トップ 差分 一覧 ソース 検索 ヘルプ PDF RSS ログイン

Developing an Optimized UPC Compiler For Future Architectures

[UPC][コンパイラ]


Abstract

  • the papers abstracts a number of considerations that must be observed in new UPC compiler developments, such as for the future IBM PERCS architecture
    • PERCS is supported in part by the DARPA under contract No. NBCH30390004

Introduction

  A Quick UPC Overview

  • under UPC, application memory consists of two separate spaces: a shared memory space and a private memory space.
  • among the interesting and complementary UPC features is a wok-sharing iteration statement, known as upc_forall()
  • the language offers a broad range of synchronization and memory consistency control constructs.
  • among the most interesting synchronization concepts is the non-blocking barrier, which allows overlapping local computations with synchronization

  Background on PERCS and UPC

  • DARPA HPCS program is concerned with the development time of applications as well, and aims at significantly reducing the overall time-to-solution.
  • PERCS is using innovative techniques to address lengthening memory and communication latencies

UPC Compilers on Distribute Memory Systems

  Low-Level Library Implementations

  • In some compiler implementations this can be costly to the point that makes an access into a thread’s private space orders of magnitude faster than accesses into the thread’s local shared space, even though both spaces can be mapped into the same physical memory.
  • the fact that UPC compilers are still maturing and may not automatically realize that local accesses can avoid the overhead of shared address calculations
  • An important emulation of effective access to local shared data is privatization, which makes local shared objects appear as if they were private. This emulation is implemented by casting a local shared pointer to a private pointer and using the private pointer for accessing the local shared objects as if they were private.

  Aggregation and Overlapping of Remote Shared Memory Accesses

  • Affinity analysis at compile time may reveal what remote accesses will be needed and when.
  • Therefore, one other optimization is aggregating and prefetching remote shared accesses, which as shown in Table 2 can provide substantial performance benefits.
  • split-phase barriers, to hide synchronization cost
  • as source to source automatic compiler optimizations.
  • The N-Queens problem does not get any benefit from such optimizations
  • which does not require significant shared data.
  • that N-Queens and embarrassingly parallel applications that do not require extensive use of shared data will not be adversely affected by such optimizations.
  • The Sobel Edge Detection performance on the NUMA machine: This case illustrates the importance of these optimizations.

  Low level communication optimizations

  • Low level communication optimizations like Communication and Computation Overlap and Message Coalescing and Aggregation have been shown in the GASNET interface [CHEN03].

UPC OPTIMIZATIONS AND MEASUREMENTS ON DISTRIBUTED SHARED MEMORY SYSTEMS

 Shared Address Translation

  • the memory model translation to virtual space can be quite costly
  • it is clear that the address translation overhead is quite significant as it added more than 70% of overhead work in this case.

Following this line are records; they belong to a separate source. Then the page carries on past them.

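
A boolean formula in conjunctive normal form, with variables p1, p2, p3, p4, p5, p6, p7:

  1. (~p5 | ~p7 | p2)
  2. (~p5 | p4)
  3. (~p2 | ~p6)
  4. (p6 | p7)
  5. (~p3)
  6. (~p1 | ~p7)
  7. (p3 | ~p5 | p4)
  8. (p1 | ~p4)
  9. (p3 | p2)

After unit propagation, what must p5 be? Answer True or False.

Unit clause (~p3) sets p3 = False.
(p3 | p2): since p3 = False, the clause reduces to (p2). p2 = True.
(~p6 | ~p2) with p2 = True leaves only ~p6, so p6 = False.
(p6 | p7) with p6 = False leaves only p7, so p7 = True.
In (~p7 | ~p1), ~p7 is now false; ~p1 must hold, so p1 = False.
From (~p4 | p1) and p1 = False: p4 = False.
From (~p5 | p4) and p4 = False: p5 = False.

False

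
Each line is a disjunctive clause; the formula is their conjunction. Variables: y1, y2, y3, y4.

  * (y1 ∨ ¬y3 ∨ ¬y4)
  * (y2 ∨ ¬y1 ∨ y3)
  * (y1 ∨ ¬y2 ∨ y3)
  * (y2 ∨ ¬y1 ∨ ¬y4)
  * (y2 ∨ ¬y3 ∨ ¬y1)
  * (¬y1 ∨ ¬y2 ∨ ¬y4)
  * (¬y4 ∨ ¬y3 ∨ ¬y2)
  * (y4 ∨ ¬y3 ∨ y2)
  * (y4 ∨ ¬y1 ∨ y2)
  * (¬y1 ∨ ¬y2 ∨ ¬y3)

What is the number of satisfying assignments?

4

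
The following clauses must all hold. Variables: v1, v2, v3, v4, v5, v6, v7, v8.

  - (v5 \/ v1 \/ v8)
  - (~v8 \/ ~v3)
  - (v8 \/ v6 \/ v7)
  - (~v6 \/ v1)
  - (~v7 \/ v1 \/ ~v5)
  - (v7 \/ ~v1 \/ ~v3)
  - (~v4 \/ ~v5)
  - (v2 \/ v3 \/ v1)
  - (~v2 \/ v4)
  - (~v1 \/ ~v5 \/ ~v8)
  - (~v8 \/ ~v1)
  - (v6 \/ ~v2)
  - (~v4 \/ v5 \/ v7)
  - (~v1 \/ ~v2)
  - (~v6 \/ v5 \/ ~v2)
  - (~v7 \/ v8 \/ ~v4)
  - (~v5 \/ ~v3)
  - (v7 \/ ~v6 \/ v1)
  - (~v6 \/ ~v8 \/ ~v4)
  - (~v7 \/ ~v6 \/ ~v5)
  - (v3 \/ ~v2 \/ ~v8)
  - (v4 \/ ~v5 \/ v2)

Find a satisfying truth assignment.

Branch on v1: take v1 = True.
  then v8 is forced to False.
  then v2 is forced to False.
Set v3 = False and propagate.
The remaining clauses are satisfied by v4 = False, v5 = False, v6 = True, v7 = True.
Check each clause:
  1. (v1 \/ v5 \/ v8) — v1 is true.
  2. (~v8 \/ ~v3) — ~v8 is true.
  3. (v8 \/ v6 \/ v7) — v6 is true.
  4. (~v6 \/ v1) — v1 is true.
  5. (v1 \/ ~v7 \/ ~v5) — ~v5 is true.
  6. (~v1 \/ ~v3 \/ v7) — ~v3 is true.
  7. (~v5 \/ ~v4) — ~v5 is true.
  8. (v1 \/ v2 \/ v3) — v1 is true.
  9. (v4 \/ ~v2) — ~v2 is true.
  10. (~v5 \/ ~v1 \/ ~v8) — ~v8 is true.
  11. (~v1 \/ ~v8) — ~v8 is true.
  12. (v6 \/ ~v2) — v6 is true.
  13. (v7 \/ v5 \/ ~v4) — ~v4 is true.
  14. (~v1 \/ ~v2) — ~v2 is true.
  15. (~v6 \/ ~v2 \/ v5) — ~v2 is true.
  16. (~v7 \/ ~v4 \/ v8) — ~v4 is true.
  17. (~v5 \/ ~v3) — ~v5 is true.
  18. (~v6 \/ v1 \/ v7) — v1 is true.
  19. (~v4 \/ ~v6 \/ ~v8) — ~v8 is true.
  20. (~v5 \/ ~v6 \/ ~v7) — ~v5 is true.
  21. (v3 \/ ~v8 \/ ~v2) — ~v8 is true.
  22. (~v5 \/ v4 \/ v2) — ~v5 is true.

v1=True, v2=False, v3=False, v4=False, v5=False, v6=True, v7=True, v8=False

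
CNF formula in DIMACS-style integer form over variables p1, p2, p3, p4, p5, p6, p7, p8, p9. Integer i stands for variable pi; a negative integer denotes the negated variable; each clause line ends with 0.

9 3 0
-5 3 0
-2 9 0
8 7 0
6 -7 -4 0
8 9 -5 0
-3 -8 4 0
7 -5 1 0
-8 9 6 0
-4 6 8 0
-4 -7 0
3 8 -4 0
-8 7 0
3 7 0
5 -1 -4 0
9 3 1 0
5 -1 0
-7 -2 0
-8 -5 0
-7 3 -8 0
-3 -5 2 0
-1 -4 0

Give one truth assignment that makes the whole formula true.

p1=F, p2=F, p3=T, p4=F, p5=F, p6=T, p7=T, p8=F, p9=T

Check each clause:
  1. (p3 || p9) — p9 is true.
  2. (p3 || !p5) — p3 is true.
  3. (!p2 || p9) — p9 is true.
  4. (p7 || p8) — p7 is true.
  5. (!p4 || p6 || !p7) — !p4 is true.
  6. (p8 || p9 || !p5) — p9 is true.
  7. (!p3 || !p8 || p4) — !p8 is true.
  8. (p7 || !p5 || p1) — !p5 is true.
  9. (!p8 || p6 || p9) — !p8 is true.
  10. (p8 || !p4 || p6) — !p4 is true.
  11. (!p4 || !p7) — !p4 is true.
  12. (!p4 || p8 || p3) — p3 is true.
  13. (!p8 || p7) — !p8 is true.
  14. (p3 || p7) — p3 is true.
  15. (!p1 || !p4 || p5) — !p4 is true.
  16. (p1 || p3 || p9) — p3 is true.
  17. (p5 || !p1) — !p1 is true.
  18. (!p2 || !p7) — !p2 is true.
  19. (!p8 || !p5) — !p8 is true.
  20. (!p8 || p3 || !p7) — !p8 is true.
  21. (!p5 || !p3 || p2) — !p5 is true.
  22. (!p4 || !p1) — !p4 is true.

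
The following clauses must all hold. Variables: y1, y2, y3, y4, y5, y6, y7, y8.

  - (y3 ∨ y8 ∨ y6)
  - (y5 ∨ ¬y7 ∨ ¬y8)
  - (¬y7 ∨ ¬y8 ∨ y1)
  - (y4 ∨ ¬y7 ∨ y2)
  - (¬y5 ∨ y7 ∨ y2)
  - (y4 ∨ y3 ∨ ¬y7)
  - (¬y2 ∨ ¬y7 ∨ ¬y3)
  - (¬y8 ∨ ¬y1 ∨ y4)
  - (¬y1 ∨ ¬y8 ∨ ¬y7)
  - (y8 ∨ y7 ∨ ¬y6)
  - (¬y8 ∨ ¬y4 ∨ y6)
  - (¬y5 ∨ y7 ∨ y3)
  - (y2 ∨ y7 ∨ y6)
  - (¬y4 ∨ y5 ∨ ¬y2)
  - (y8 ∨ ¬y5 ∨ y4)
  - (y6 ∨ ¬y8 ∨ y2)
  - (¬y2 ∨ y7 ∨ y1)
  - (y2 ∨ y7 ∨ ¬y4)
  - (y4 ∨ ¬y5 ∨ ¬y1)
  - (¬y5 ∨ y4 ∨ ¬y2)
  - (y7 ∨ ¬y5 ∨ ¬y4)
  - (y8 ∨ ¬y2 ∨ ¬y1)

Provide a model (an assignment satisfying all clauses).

y1=True, y2=False, y3=True, y4=True, y5=False, y6=True, y7=True, y8=False

Set y1 = True and propagate.
Try y2 = False.
The remaining clauses are satisfied by y3 = True, y4 = True, y5 = False, y6 = True, y7 = True, y8 = False.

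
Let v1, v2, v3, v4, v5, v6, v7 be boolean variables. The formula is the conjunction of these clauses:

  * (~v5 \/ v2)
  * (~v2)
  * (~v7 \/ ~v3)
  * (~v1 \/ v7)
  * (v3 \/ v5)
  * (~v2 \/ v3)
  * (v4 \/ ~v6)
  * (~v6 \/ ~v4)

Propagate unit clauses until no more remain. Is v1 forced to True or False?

False

(~v2) stands alone — v2 = False.
In (~v5 \/ v2), v2 is now false; ~v5 must hold, so v5 = False.
From (v3 \/ v5) and v5 = False: v3 = True.
(~v3 \/ ~v7): since v3 = True, the clause reduces to (~v7). v7 = False.
(~v1 \/ v7) with v7 = False leaves only ~v1, so v1 = False.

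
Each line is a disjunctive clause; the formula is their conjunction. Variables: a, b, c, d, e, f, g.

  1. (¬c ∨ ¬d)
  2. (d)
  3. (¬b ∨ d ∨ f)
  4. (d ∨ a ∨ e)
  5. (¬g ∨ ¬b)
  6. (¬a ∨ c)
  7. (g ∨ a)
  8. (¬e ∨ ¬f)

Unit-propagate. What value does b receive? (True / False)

False

Unit clause (d) sets d = True.
In (¬d ∨ ¬c), ¬d is now false; ¬c must hold, so c = False.
(¬a ∨ c) with c = False leaves only ¬a, so a = False.
(g ∨ a) with a = False leaves only g, so g = True.
(¬b ∨ ¬g) with g = True leaves only ¬b, so b = False.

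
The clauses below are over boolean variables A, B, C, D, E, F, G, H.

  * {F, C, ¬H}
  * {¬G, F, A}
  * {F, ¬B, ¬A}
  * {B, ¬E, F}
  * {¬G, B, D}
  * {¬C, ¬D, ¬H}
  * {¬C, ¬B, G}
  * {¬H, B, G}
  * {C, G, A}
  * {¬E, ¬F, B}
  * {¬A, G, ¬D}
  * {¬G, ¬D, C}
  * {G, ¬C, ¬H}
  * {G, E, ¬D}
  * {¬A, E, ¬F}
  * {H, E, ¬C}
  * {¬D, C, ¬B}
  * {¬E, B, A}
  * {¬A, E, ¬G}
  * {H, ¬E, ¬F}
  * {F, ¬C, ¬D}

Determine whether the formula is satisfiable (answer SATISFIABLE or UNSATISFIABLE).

SATISFIABLE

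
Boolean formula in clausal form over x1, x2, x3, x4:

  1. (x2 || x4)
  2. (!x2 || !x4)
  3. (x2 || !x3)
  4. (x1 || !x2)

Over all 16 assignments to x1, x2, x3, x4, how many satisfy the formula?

4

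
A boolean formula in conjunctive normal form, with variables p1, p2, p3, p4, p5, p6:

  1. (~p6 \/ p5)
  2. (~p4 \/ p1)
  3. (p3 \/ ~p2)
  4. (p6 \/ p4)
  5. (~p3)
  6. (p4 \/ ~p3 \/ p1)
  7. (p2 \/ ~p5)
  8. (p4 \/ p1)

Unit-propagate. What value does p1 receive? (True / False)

True

(~p3) is a unit clause: p3 = False.
(p3 \/ ~p2): since p3 = False, the clause reduces to (~p2). p2 = False.
(~p5 \/ p2) with p2 = False leaves only ~p5, so p5 = False.
From (~p6 \/ p5) and p5 = False: p6 = False.
(p6 \/ p4): since p6 = False, the clause reduces to (p4). p4 = True.
(p1 \/ ~p4): since p4 = True, the clause reduces to (p1). p1 = True.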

 UPC Work-sharing Construct Optimizations

  • UPC features a work-sharing construct, upc_forall, that can be easily used to distribute independent loop body across threads, figure 7
  • High quality compiler implementations should be able to avoid these extra evaluations.
  • Evaluating the affinity field will introduce additional overhead.
  • “overhead-free” for loops

  Performance Limitations Imposed by Sequential C Compilers

  • Recent studies [ElGH05] over the distributed shared memory NUMA machines, clusters, and Scalar/vector architectures have shown that the sequential performance between C and Fortran can greatly differ.
  • The measurements show that sequential C is generally performing roughly two times slower than Fortran.
  • Especially for the scalar/vector architecture in which the vectorized codes usually perform much faster than those executed only in the scalar units.
  • with the use of proper pragma(s), similar levels of performance were obtained.

LESSONS LEARNED AND PERCS UPC

  • UPC implementation on future architectures such as PERCS must take advantage of the performance studies on other architectures.
  • four types of optimizations
    • Optimizations to Exploit the Locality Consciousness and other Unique Features of UPC,
    • Optimizations to Keep the Overhead of UPC low
    • Optimizations to Exploit Architectural Features
    • Standard Optimizations that are Applicable to all Systems Compilers
  • creating a strong run-time system that can work effectively with the K42 Operating System
  • K42 is able to provide the language run-time system with the control it needs
  • The run-time system will be extremely important in future architectures

SUMMARY AND CONCLUSIONS

  • UPC is a locality-aware parallel programming language.
  • UPC can outperform MPI in random short accesses and can otherwise perform as good as MPI.
  • UPC is very productive and UPC applications result in much smaller and more readable code than MPI.
  • For future architectures such as PERCS, UPC has the unique opportunity of have very efficient UPC implementations as most of the pitfalls and obstacles are now revealed along with adequate solutions.